Voici : tu ne peux savoir ce qu’est, ici, la nuit, son abondance. Couchée dans son lit d’herbes (elle t’invite dans son lit d’herbes), tu n’en peux estimer le prix : tout t’échappe. Tu tends la main, tu ouvres la paume : et tout échappe. La nuit, ici elle est cela qui confère : elle se tient dans l’auguste et l’inaccomplissement sans fin. La nuit, ici, tu ne peux la dire : à peine la vis-tu. Tu la dis fleur, et rouge, et tu la nommes même nénuphar et tu la vois briller entre tes mains : mais encore elle t’échappe et elle exauce inépuisablement. La nuit, ici, elle instaure. Ton cœur y bat, ton cœur y est établi et les montagnes s’assemblent en cercle dans la nuit, pour boire le vin noir, et pour danser, et pour célébrer. Telles un cercle d’Amis, les montagnes s’assemblent et tournent au tambour de ton cœur. Tu es l’Ami, la nuit l’Aimée – et la taverne du mystère pour vous brûle l’huile de sa lampe toute la nuit.
Toute la nuit, j’ai marché dans la nuit en quête de la Reine. Les cailloux roulaient sous mes pas, et sous mes mains les branchages se froissaient en perdant des odeurs et se levaient, dans le noir de l’air, se levaient la tiédeur et l’humide de la nuit comme des mains douces pour laver mon visage des soucis de ma vie. Des yeux s’ouvraient sur mon passage, des yeux jaunes : j’approche, ils s’ouvrent, ils brûlent, ils sont les lampes de la nuit – puis je passe, je suis passé, ils se referment sur leur ardeur, comme s’ils défaillaient sous leur propre regard. Il y avait des courses, autour de moi, des chasses et des fuites – il y avait des pelages et des crocs, des élans et des brusqueries, des luttes et des férocités : un cri parfois monte d’un rideau d’arbres, d’un bloc de rocs ou de cette petite colline, là, l’entends-tu ? c’est une source qui rit. Et l’air, il vibre d’insectes nocturnes, de papillons farouches, parés comme des Rois.
Mais je n’ai pas trouvé la Reine.

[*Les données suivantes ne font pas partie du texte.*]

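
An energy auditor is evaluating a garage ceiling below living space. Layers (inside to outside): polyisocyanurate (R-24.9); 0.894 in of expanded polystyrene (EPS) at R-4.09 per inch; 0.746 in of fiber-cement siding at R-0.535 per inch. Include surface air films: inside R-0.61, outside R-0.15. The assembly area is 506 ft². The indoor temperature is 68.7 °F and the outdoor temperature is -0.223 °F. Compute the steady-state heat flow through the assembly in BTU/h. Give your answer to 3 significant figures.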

Je l’ai appelée, mille fois – ce cri, ici, ou là, l’entends-tu ? c’est ma voix qui rit entre les sources qui crient – mais la Reine n’a pas répondu. Je lui disais que je savais, que j’avais compris, je lui disais que le Royaume n’importait plus, que l’exil débutait, mes ambassades débutaient pour le Royaume en-allé – mais elle n’a pas répondu. Et la nuit (la nuit, ici, elle est révélation dans la dérobation, elle est ravissement, elle est ce qui, du Royaume, est royal et sans contingence : elle est la source et la seule, soûle d’amour et les cuisses fleuries de désir) n’a pas répondu. La montagne n’a pas répondu. L’exil même n’a pas répondu, n’a pas, de mon exil, donné confirmation.
Or, cette nuit-là, cependant (tu te moques et ne me crois pas ; tu fais la moue, tu hoches la tête et tu ne crois pas : mais cela, dorénavant, ne me regarde plus et tu es révoqué) : cette nuit-là, retraversant la montagne et la nuit dans le regret de la nuit, revenant sur mes pas dans le remords d’y revenir, écoutant les sources bénir la montagne, écoutant les arbres écouter la nuit, j’ai su : à genoux soudain dans la nuit, et les mains levées vers l’entièreté de la nuit : j’ai rendu hommage et j’ai salué la Bonté et j’en ai été dompté.